11.27 L’exception au ouï-dire relative aux coconspirateurs et à la réalisation d’un projet commun

(dernière mise à jour – juin 2012)

[1]              Une partie de la preuve que vous avez entendue incluait des déclarations extrajudiciaires faites par : (NDA1), (NDA2), autres présumés coconspirateurs, autres présumés coconspirateurs n’ayant pas été accusés ou d’autres participants à la réalisation du projet commun. Deux règles générales s’appliquent aux déclarations extrajudiciaires.

[2]              Ces deux règles générales sont les suivantes :

1.    la déclaration extrajudiciaire d’une autre personne que l’accusé n’est pas une preuve de ce qui s’est produit;
2.    la déclaration extrajudiciaire d’un accusé ne peut servir comme preuve qu’à l’égard de l’accusé qui a fait la déclaration.

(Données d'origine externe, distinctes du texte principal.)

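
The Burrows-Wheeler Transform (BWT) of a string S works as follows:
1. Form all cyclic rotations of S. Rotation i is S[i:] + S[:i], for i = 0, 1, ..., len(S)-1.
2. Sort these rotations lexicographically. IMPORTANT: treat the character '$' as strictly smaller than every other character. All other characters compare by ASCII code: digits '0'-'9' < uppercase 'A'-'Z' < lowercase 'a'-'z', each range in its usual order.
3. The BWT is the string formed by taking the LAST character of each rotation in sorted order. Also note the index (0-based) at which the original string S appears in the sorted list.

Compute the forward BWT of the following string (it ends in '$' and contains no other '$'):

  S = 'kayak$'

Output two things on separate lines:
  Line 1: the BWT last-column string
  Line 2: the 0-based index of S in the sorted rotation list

Answer: kyka$a
4

Derivation:
All 6 rotations (rotation i = S[i:]+S[:i]):
  rot[0] = kayak$
  rot[1] = ayak$k
  rot[2] = yak$ka
  rot[3] = ak$kay
  rot[4] = k$kaya
  rot[5] = $kayak
Sorted (with $ < everything):
  sorted[0] = $kayak  (last char: 'k')
  sorted[1] = ak$kay  (last char: 'y')
  sorted[2] = ayak$k  (last char: 'k')
  sorted[3] = k$kaya  (last char: 'a')
  sorted[4] = kayak$  (last char: '$')
  sorted[5] = yak$ka  (last char: 'a')
Last column: kyka$a
Original string S is at sorted index 4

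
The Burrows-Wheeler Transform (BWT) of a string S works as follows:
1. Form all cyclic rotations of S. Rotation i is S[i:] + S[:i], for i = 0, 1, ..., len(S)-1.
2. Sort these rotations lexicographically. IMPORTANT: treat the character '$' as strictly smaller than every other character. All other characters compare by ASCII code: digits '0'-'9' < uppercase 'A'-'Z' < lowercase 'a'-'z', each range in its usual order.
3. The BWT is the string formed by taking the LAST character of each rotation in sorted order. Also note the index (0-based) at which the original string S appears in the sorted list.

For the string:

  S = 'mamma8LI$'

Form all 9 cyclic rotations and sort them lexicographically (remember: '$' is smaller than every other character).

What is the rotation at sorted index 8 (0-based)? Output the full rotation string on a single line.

All 9 rotations (rotation i = S[i:]+S[:i]):
  rot[0] = mamma8LI$
  rot[1] = amma8LI$m
  rot[2] = mma8LI$ma
  rot[3] = ma8LI$mam
  rot[4] = a8LI$mamm
  rot[5] = 8LI$mamma
  rot[6] = LI$mamma8
  rot[7] = I$mamma8L
  rot[8] = $mamma8LI
Sorted (with $ < everything):
  sorted[0] = $mamma8LI
  sorted[1] = 8LI$mamma
  sorted[2] = I$mamma8L
  sorted[3] = LI$mamma8
  sorted[4] = a8LI$mamm
  sorted[5] = amma8LI$m
  sorted[6] = ma8LI$mam
  sorted[7] = mamma8LI$
  sorted[8] = mma8LI$ma
sorted[8] = mma8LI$ma

Answer: mma8LI$ma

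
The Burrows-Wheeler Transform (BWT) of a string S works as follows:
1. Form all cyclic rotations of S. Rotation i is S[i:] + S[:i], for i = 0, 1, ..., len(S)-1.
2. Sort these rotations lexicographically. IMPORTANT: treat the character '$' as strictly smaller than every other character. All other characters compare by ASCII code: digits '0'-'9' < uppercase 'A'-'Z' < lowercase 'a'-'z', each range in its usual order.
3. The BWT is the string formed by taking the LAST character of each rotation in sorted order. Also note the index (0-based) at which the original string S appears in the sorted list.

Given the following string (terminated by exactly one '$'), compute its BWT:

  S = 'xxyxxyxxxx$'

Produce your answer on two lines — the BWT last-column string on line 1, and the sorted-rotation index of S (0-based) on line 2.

Answer: xxxxyy$xxxx
6

Derivation:
All 11 rotations (rotation i = S[i:]+S[:i]):
  rot[0] = xxyxxyxxxx$
  rot[1] = xyxxyxxxx$x
  rot[2] = yxxyxxxx$xx
  rot[3] = xxyxxxx$xxy
  rot[4] = xyxxxx$xxyx
  rot[5] = yxxxx$xxyxx
  rot[6] = xxxx$xxyxxy
  rot[7] = xxx$xxyxxyx
  rot[8] = xx$xxyxxyxx
  rot[9] = x$xxyxxyxxx
  rot[10] = $xxyxxyxxxx
Sorted (with $ < everything):
  sorted[0] = $xxyxxyxxxx  (last char: 'x')
  sorted[1] = x$xxyxxyxxx  (last char: 'x')
  sorted[2] = xx$xxyxxyxx  (last char: 'x')
  sorted[3] = xxx$xxyxxyx  (last char: 'x')
  sorted[4] = xxxx$xxyxxy  (last char: 'y')
  sorted[5] = xxyxxxx$xxy  (last char: 'y')
  sorted[6] = xxyxxyxxxx$  (last char: '$')
  sorted[7] = xyxxxx$xxyx  (last char: 'x')
  sorted[8] = xyxxyxxxx$x  (last char: 'x')
  sorted[9] = yxxxx$xxyxx  (last char: 'x')
  sorted[10] = yxxyxxxx$xx  (last char: 'x')
Last column: xxxxyy$xxxx
Original string S is at sorted index 6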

[3]              Je vais maintenant vous expliquer une exception qui peut s’appliquer à certaines déclarations extrajudiciaires que vous avez entendues pendant le procès.

S’il s’agit d’une accusation de complot, utiliser les paragraphes [4] – [8].

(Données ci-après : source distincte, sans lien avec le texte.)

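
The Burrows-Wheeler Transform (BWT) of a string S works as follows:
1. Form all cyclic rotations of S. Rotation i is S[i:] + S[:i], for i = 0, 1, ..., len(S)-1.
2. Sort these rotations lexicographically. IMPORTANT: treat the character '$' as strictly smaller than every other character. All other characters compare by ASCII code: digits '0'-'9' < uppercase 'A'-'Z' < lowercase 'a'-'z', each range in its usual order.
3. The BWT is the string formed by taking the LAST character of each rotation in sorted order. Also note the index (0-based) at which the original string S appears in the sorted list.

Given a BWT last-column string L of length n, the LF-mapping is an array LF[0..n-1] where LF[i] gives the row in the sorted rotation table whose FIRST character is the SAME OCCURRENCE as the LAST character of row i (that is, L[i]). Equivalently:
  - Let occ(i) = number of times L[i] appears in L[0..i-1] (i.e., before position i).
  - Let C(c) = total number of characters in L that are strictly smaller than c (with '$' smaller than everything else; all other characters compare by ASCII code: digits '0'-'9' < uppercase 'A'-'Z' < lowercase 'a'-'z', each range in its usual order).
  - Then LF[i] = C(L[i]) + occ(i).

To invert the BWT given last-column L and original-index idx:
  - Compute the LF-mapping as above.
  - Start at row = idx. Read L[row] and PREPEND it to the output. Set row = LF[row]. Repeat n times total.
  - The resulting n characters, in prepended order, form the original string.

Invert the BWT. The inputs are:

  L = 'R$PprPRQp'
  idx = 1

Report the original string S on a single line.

Answer: PPRpQprR$

Derivation:
LF mapping: 4 0 1 6 8 2 5 3 7
Walk LF starting at row 1, prepending L[row]:
  step 1: row=1, L[1]='$', prepend. Next row=LF[1]=0
  step 2: row=0, L[0]='R', prepend. Next row=LF[0]=4
  step 3: row=4, L[4]='r', prepend. Next row=LF[4]=8
  step 4: row=8, L[8]='p', prepend. Next row=LF[8]=7
  step 5: row=7, L[7]='Q', prepend. Next row=LF[7]=3
  step 6: row=3, L[3]='p', prepend. Next row=LF[3]=6
  step 7: row=6, L[6]='R', prepend. Next row=LF[6]=5
  step 8: row=5, L[5]='P', prepend. Next row=LF[5]=2
  step 9: row=2, L[2]='P', prepend. Next row=LF[2]=1
Reversed output: PPRpQprR$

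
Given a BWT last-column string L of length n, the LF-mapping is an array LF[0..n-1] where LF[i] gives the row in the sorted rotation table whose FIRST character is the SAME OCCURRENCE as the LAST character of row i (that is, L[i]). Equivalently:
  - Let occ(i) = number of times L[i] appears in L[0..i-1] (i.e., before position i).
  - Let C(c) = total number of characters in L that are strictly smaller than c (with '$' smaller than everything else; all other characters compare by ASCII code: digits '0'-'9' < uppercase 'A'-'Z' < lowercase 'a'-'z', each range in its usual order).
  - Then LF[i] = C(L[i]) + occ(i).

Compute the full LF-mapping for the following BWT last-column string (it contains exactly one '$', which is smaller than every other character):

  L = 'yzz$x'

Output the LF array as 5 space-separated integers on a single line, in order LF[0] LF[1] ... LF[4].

Char counts: '$':1, 'x':1, 'y':1, 'z':2
C (first-col start): C('$')=0, C('x')=1, C('y')=2, C('z')=3
L[0]='y': occ=0, LF[0]=C('y')+0=2+0=2
L[1]='z': occ=0, LF[1]=C('z')+0=3+0=3
L[2]='z': occ=1, LF[2]=C('z')+1=3+1=4
L[3]='$': occ=0, LF[3]=C('$')+0=0+0=0
L[4]='x': occ=0, LF[4]=C('x')+0=1+0=1

Answer: 2 3 4 0 1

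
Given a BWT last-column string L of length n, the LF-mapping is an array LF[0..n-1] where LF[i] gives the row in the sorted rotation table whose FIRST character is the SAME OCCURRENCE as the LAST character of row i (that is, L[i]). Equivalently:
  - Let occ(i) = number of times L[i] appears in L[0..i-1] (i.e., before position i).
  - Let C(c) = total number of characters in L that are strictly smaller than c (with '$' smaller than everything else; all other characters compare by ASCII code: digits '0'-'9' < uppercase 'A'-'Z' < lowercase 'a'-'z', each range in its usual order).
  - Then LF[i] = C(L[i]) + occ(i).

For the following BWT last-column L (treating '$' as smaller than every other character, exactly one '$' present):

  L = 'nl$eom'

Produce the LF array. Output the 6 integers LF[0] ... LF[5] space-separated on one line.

Char counts: '$':1, 'e':1, 'l':1, 'm':1, 'n':1, 'o':1
C (first-col start): C('$')=0, C('e')=1, C('l')=2, C('m')=3, C('n')=4, C('o')=5
L[0]='n': occ=0, LF[0]=C('n')+0=4+0=4
L[1]='l': occ=0, LF[1]=C('l')+0=2+0=2
L[2]='$': occ=0, LF[2]=C('$')+0=0+0=0
L[3]='e': occ=0, LF[3]=C('e')+0=1+0=1
L[4]='o': occ=0, LF[4]=C('o')+0=5+0=5
L[5]='m': occ=0, LF[5]=C('m')+0=3+0=3

Answer: 4 2 0 1 5 3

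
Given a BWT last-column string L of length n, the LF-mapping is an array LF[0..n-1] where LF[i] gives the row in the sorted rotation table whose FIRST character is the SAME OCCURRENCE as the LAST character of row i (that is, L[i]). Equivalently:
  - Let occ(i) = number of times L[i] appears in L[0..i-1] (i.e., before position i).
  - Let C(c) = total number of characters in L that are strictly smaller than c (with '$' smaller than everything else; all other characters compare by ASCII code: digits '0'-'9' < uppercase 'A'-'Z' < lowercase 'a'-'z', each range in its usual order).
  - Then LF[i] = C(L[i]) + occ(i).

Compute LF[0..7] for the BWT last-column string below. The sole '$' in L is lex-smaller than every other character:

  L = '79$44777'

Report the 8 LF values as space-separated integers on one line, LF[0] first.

Char counts: '$':1, '4':2, '7':4, '9':1
C (first-col start): C('$')=0, C('4')=1, C('7')=3, C('9')=7
L[0]='7': occ=0, LF[0]=C('7')+0=3+0=3
L[1]='9': occ=0, LF[1]=C('9')+0=7+0=7
L[2]='$': occ=0, LF[2]=C('$')+0=0+0=0
L[3]='4': occ=0, LF[3]=C('4')+0=1+0=1
L[4]='4': occ=1, LF[4]=C('4')+1=1+1=2
L[5]='7': occ=1, LF[5]=C('7')+1=3+1=4
L[6]='7': occ=2, LF[6]=C('7')+2=3+2=5
L[7]='7': occ=3, LF[7]=C('7')+3=3+3=6

Answer: 3 7 0 1 2 4 5 6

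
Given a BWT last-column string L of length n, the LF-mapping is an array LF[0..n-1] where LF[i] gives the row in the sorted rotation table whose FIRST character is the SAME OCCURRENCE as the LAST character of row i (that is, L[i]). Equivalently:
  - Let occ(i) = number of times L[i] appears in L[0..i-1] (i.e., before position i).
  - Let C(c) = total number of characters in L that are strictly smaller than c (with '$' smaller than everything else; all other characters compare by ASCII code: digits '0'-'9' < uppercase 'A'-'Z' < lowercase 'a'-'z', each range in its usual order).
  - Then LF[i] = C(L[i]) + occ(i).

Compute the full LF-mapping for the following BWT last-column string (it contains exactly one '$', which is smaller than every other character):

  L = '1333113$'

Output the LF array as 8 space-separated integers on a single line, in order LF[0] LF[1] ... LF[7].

Answer: 1 4 5 6 2 3 7 0

Derivation:
Char counts: '$':1, '1':3, '3':4
C (first-col start): C('$')=0, C('1')=1, C('3')=4
L[0]='1': occ=0, LF[0]=C('1')+0=1+0=1
L[1]='3': occ=0, LF[1]=C('3')+0=4+0=4
L[2]='3': occ=1, LF[2]=C('3')+1=4+1=5
L[3]='3': occ=2, LF[3]=C('3')+2=4+2=6
L[4]='1': occ=1, LF[4]=C('1')+1=1+1=2
L[5]='1': occ=2, LF[5]=C('1')+2=1+2=3
L[6]='3': occ=3, LF[6]=C('3')+3=4+3=7
L[7]='$': occ=0, LF[7]=C('$')+0=0+0=0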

S’il s’agit d’une accusation de réalisation d’un projet commun, utiliser les paragraphes [9] – [13].

Complot

[4]              Si vous êtes convaincus hors de tout doute raisonnable qu’il y a eu complot en vue de (préciser la fin illégale), vous pouvez décider de tenir compte des déclarations extrajudiciaires faites dans la poursuite du complot par toute personne qui en était probablement membre, relativement à tout accusé qui en était aussi probablement membre.

[5]              Cependant, vous devez arriver à cette décision en trois étapes :

[6]              Premièrement, vous devez décider si la Couronne a prouvé hors de tout doute raisonnable qu’il y a eu complot entre (les dates indiquées dans l’acte d’accusation) en vue de (préciser la fin illégale). Examinez cette question en tenant compte de toute la preuve que vous avez entendue[1] . À cette étape, vous devez uniquement déterminer s’il y a eu un tel complot, et non déterminer qui en était membre.

(Revoir la preuve liée à l’existence d’un complot.)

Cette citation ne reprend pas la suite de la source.